Still, a day after the announcement, no other company had joined Google's cause.
While abiding by local laws is a must anywhere, China's record on human rights, and its growing status as a political and economic superpower, means companies often submit to practices they consider distasteful.
"Foreign companies ... have to 'play by the rules' whether explicit or just norms," said Yuwei Shi, dean of the Graduate School of International Policy and Management at the Monterey Institute of International Studies.
"Companies do get used to some of these things, but for some companies it's never comfortable."
Google is uniquely positioned to go it alone, given its global stature and small business footprint in the country.
China is a tiny market for Google, at an estimated $200 million to $600 million in annual revenue versus $22 billion worldwide.
China's economy is likely to grow 9.5 percent this year. [ID:nTOE600009] It is already the world's No. 2 car market, the No. 2 PC market, the world's largest telecom and Internet markets by users.
The Chinese market is difficult to navigate for many U.S. companies. But the market opportunity in the country is so vast that companies ignore it at their peril, analysts say.

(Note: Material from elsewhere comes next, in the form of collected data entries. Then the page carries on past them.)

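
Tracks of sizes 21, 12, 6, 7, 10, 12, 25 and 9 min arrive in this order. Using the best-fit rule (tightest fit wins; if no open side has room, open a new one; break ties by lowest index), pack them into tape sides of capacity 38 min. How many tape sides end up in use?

  21 → side 1 (new)  [load 21/38]
  12 → side 1  [load 33/38]
  6 → side 2 (new)  [load 6/38]
  7 → side 2  [load 13/38]
  10 → side 2  [load 23/38]
  12 → side 2  [load 35/38]
  25 → side 3 (new)  [load 25/38]
  9 → side 3  [load 34/38]
3 tape sides opened.

3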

"It's not going to make anyone reconsider anything. It's a realpolitik world of business. People want in," said Zachary Karabell, president of RiverTwice Research in New York and author of "Superfusion: How China and America Became One Economy and Why the World's Prosperity Depends on It".
For a related TIMELINE Graphic, see: http://graphics.thomsonreuters.com/0110/CN_GGL0110.gif
For a Graphic on China market share, see: http://graphics.thomsonreuters.com/119/CN_BAIDUG1109.gif
For a Graphic on Google's share price: http://link.reuters.com/ted43h
SHAKEN BY ATTACKS
Google said at least 20 major corporations in sectors such as finance, technology, media, and chemical were hit by cyberattacks that originated in China. The company suggested the strikes were more than mere isolated hacker attacks.
Only software maker Adobe Systems Inc and Web hosting company Rackspace Hosting Inc have come forward to say they were also targeted.
Many companies -- including names as diverse as Cisco Systems Inc and Northrop Grumman -- have simply declined to comment on Google's announcement.
Media giants News Corp and Time Warner Inc each said they were not hacked and said their future plans in China are unchanged. Yahoo said it stood "aligned" with Google, but made no mention of changing its policy in China.
Google said the attacks, along with fresh moves by China to limit free speech, prompted its decision.
"Will we see something like we saw in the 1980s with companies having to respond to South Africa and apartheid? China's a much bigger market than South Africa ever was," said FBR Capital Markets analyst Heath Terry.
William Miller, an emeritus professor of management and computer science at Stanford University with experience in China, said Google shone a light on concerns held by a number of companies doing business in China.
"I don't think it will be just a Google story and it's not just about media companies. There are a lot of other companies who feel that there are some sorts of attempts at espionage."
Gartner analyst Whit Andrews said Google's move puts public relations pressure on companies like Microsoft Corp, SAP and Oracle, but those companies have much more at stake in China than Google.
"The impact on revenue and company valuation is substantially greater for every other major technology company than it is for Google," Andrews said.
"I don't think anybody is going to ride in the wake of Google, I don't think anybody else can afford to," said Northeast Securities analyst Ashok Kumar. "If you decide to play in China, you play by their rules."